The Act introduced a robust drug-impaired driving regime to coincide with the legalization of cannabis, as well as reformed the Criminal Code alcohol-impaired driving regime to create a new, modern, simplified and more coherent system to better deter, detect, and prosecute impaired drivers. The Act was introduced with an ultimate objective of reducing deaths and injuries caused by impaired drivers on Canadian roads. The Act came into force in two stages: the drug-impaired driving amendments came into force on Royal Assent on June 21, 2018 and the more comprehensive reform which was a complete repeal and replacement of the transportation regime came into force on December 18, 2018.
The Act requires the Minister of Justice to undertake a comprehensive review of the implementation and operation of the provisions enacted and table a report in both Houses of Parliament.. The review must also include an evaluation of whether the implementation and operation of the Act has resulted in differential treatment of any particular group based on a prohibited ground of discrimination.
In support of the legislative changes, in 2017 the Government also announced $161 million in federal funding to support the new drug-impaired driving regime (the funding initiative). The funding initiative was targeted towards training for frontline officers to detect drug-impaired drivers, building law enforcement capacity, providing access to the newly approved drug screening equipment (ADSE), as well as policy, research, and public awareness activities around drug-impaired driving.
This report draws from multiple existing data sources, which provides national coverage of the extent of alcohol and drug-impaired driving. The report also includes findings from research projects commissioned by the Department of Justice in 2020 to support the legislative review. Data presented in this report cover both the period prior to the coming into force of the Act (2016-2018), as well as post coming into force (2019-2021). The report uses all available data, although the data does not assess every individual amendment. Therefore, the data presented in this report serve as a baseline for some aspects of the Act, as well as a preliminary assessment of other elements of the impaired driving regime introduced under the Act. To gain a broader understanding of the implementation and impact of the Act, further research and data collection would be required over a longer timeframe.
The data presented in this report support the following high-level conclusions:
Road safety and self-reported behaviour and awareness data
- The available data shows that impaired driving traffic fatalities decreased in 2019, the first year following the Act’s coming into force.
- Preliminary data shows that mandatory alcohol screening (MAS) is an efficient and effective means of tackling alcohol-impaired driving.
- There have been substantial reductions in the prevalence of alcohol use by drivers over the past twenty years; however, since data on cannabis use among drivers has become available, there has been an increase in the percentage of drivers who tested positive for cannabis.
- Recent results from a national drug-impaired driving study suggest that cannabis use is an emerging problem in Canada that may become more prevalent than alcohol.
- The data indicated there was low public awareness of changes related to impaired driving introduced under the Act.
Criminal justice system
- There was an increase in police-reported rates of alcohol- and drug-impaired driving in the first year after the Act’s implementation.
- The COVID-19 pandemic resulted in a decline in impaired driving incidents, including those causing bodily harm and death. Data shows there was not a marked increase in alcohol and drug consumption during the pandemic among people who had previously consumed alcohol or drugs.

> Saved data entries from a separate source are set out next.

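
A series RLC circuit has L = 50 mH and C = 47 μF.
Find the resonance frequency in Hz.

Step 1 — Resonance condition Im(Z)=0 gives ω₀ = 1/√(LC).
Step 2 — ω₀ = 1/√(0.05·4.7e-05) = 652.3 rad/s.
Step 3 — f₀ = ω₀/(2π) = 103.8 Hz.

f₀ = 103.8 Hz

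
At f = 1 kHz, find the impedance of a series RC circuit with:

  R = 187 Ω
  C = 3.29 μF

Step 1 — Angular frequency: ω = 2π·f = 2π·1000 = 6283 rad/s.
Step 2 — Component impedances:
  R: Z = R = 187 Ω
  C: Z = 1/(jωC) = -j/(ω·C) = 0 - j48.38 Ω
Step 3 — Series combination: Z_total = R + C = 187 - j48.38 Ω = 193.2∠-14.5° Ω.

Z = 187 - j48.38 Ω = 193.2∠-14.5° Ω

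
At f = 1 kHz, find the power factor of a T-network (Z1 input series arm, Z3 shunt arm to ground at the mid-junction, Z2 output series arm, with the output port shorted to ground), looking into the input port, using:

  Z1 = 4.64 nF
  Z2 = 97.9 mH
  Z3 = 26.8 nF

Step 1 — Angular frequency: ω = 2π·f = 2π·1000 = 6283 rad/s.
Step 2 — Component impedances:
  Z1: Z = 1/(jωC) = -j/(ω·C) = 0 - j3.43e+04 Ω
  Z2: Z = jωL = j·6283·0.0979 = 0 + j615.1 Ω
  Z3: Z = 1/(jωC) = -j/(ω·C) = 0 - j5939 Ω
Step 3 — With the output port shorted to ground, the output series arm Z2 runs from the junction to ground; the shunt arm Z3 also runs from the junction to ground. They appear in parallel: Z3 || Z2 = 0 + j686.2 Ω.
Step 4 — Series with input arm Z1: Z_in = Z1 + (Z3 || Z2) = 0 - j3.361e+04 Ω = 3.361e+04∠-90.0° Ω.
Step 5 — Power factor: PF = cos(φ) = Re(Z)/|Z| = 0/3.361e+04 = 0.
Step 6 — Type: Im(Z) = -3.361e+04 ⇒ leading (phase φ = -90.0°).

PF = 0 (leading, φ = -90.0°)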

Though previous users of cannabis were more likely to have increased consumption during the pandemic than users of alcohol.
- Available evidence points to the complexity of the regime around drug-impaired driving; drug-impaired driving incidents rarely led to charges under new blood drug concentration (BDC) limits; it took longer for police to complete drug-impaired driving investigations and these incidents were less likely to end in charges; drug-impaired driving in the courts took twice as long as alcohol cases and were less likely to result in guilty findings.

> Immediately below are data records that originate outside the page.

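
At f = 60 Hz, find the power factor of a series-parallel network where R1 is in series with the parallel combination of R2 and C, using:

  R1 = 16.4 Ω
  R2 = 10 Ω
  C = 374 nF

Step 1 — Angular frequency: ω = 2π·f = 2π·60 = 377 rad/s.
Step 2 — Component impedances:
  R1: Z = R = 16.4 Ω
  R2: Z = R = 10 Ω
  C: Z = 1/(jωC) = -j/(ω·C) = 0 - j7092 Ω
Step 3 — Parallel branch: R2 || C = 1/(1/R2 + 1/C) = 10 - j0.0141 Ω.
Step 4 — Series with R1: Z_total = R1 + (R2 || C) = 26.4 - j0.0141 Ω = 26.4∠-0.0° Ω.
Step 5 — Power factor: PF = cos(φ) = Re(Z)/|Z| = 26.4/26.4 = 1.
Step 6 — Type: Im(Z) = -0.0141 ⇒ leading (phase φ = -0.0°).

PF = 1 (leading, φ = -0.0°)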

- The drug-impaired driving funding initiative has made significant progress in meeting its objectives to build law enforcement capacity to recognize the signs and symptoms of drug-impaired driving, and provide access to Approved Drug Screening Equipment (ADSE).
- Some Indigenous peoples and racialized Canadians are more likely to have concerns about being charged with an alcohol- or drug-impaired driving offence, despite having similar or lower rates of self-reported impaired driving behaviour.

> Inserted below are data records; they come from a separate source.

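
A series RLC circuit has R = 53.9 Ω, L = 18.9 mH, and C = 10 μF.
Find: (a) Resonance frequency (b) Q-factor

Step 1 — Resonance condition Im(Z)=0 gives ω₀ = 1/√(LC).
Step 2 — ω₀ = 1/√(0.0189·1e-05) = 2300 rad/s.
Step 3 — f₀ = ω₀/(2π) = 366.1 Hz.
Step 4 — Series Q: Q = ω₀L/R = 2300·0.0189/53.9 = 0.8066.

(a) f₀ = 366.1 Hz  (b) Q = 0.8066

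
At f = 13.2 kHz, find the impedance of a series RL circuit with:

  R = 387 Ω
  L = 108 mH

Step 1 — Angular frequency: ω = 2π·f = 2π·1.32e+04 = 8.294e+04 rad/s.
Step 2 — Component impedances:
  R: Z = R = 387 Ω
  L: Z = jωL = j·8.294e+04·0.108 = 0 + j8957 Ω
Step 3 — Series combination: Z_total = R + L = 387 + j8957 Ω = 8966∠87.5° Ω.

Z = 387 + j8957 Ω = 8966∠87.5° Ω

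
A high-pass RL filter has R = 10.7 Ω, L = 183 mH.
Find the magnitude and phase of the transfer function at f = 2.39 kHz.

Step 1 — Angular frequency: ω = 2π·2390 = 1.502e+04 rad/s.
Step 2 — Transfer function: H(jω) = jωL/(R + jωL).
Step 3 — Numerator jωL = j·2748; denominator R + jωL = 10.7 + j2748.
Step 4 — H = 1 + j0.003894.
Step 5 — Magnitude: |H| = 1 (-0.0 dB); phase: φ = 0.2°.

|H| = 1 (-0.0 dB), φ = 0.2°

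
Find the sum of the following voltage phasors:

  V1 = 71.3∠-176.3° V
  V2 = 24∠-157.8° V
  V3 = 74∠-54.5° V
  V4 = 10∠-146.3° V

Step 1 — Convert each phasor to rectangular form:
  V1 = 71.3·(cos(-176.3°) + j·sin(-176.3°)) = -71.15 - j4.601 V
  V2 = 24·(cos(-157.8°) + j·sin(-157.8°)) = -22.22 - j9.068 V
  V3 = 74·(cos(-54.5°) + j·sin(-54.5°)) = 42.97 - j60.24 V
  V4 = 10·(cos(-146.3°) + j·sin(-146.3°)) = -8.32 - j5.548 V
Step 2 — Sum components: V_total = -58.72 - j79.46 V.
Step 3 — Convert to polar: |V_total| = 98.8 V, ∠V_total = -126.5°.

V_total = 98.8∠-126.5° V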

- Evidence from the 2021 National Justice Survey (NJS) suggests that Indigenous peoples are disproportionately impacted by police traffic stops in general, and there is general perception among some Indigenous and racialized people of differential treatment and perceived risk in interactions with police. Efforts currently underway to improve police-reported data collection will contribute to further assessment of the impact of these, and other legislative changes on these groups.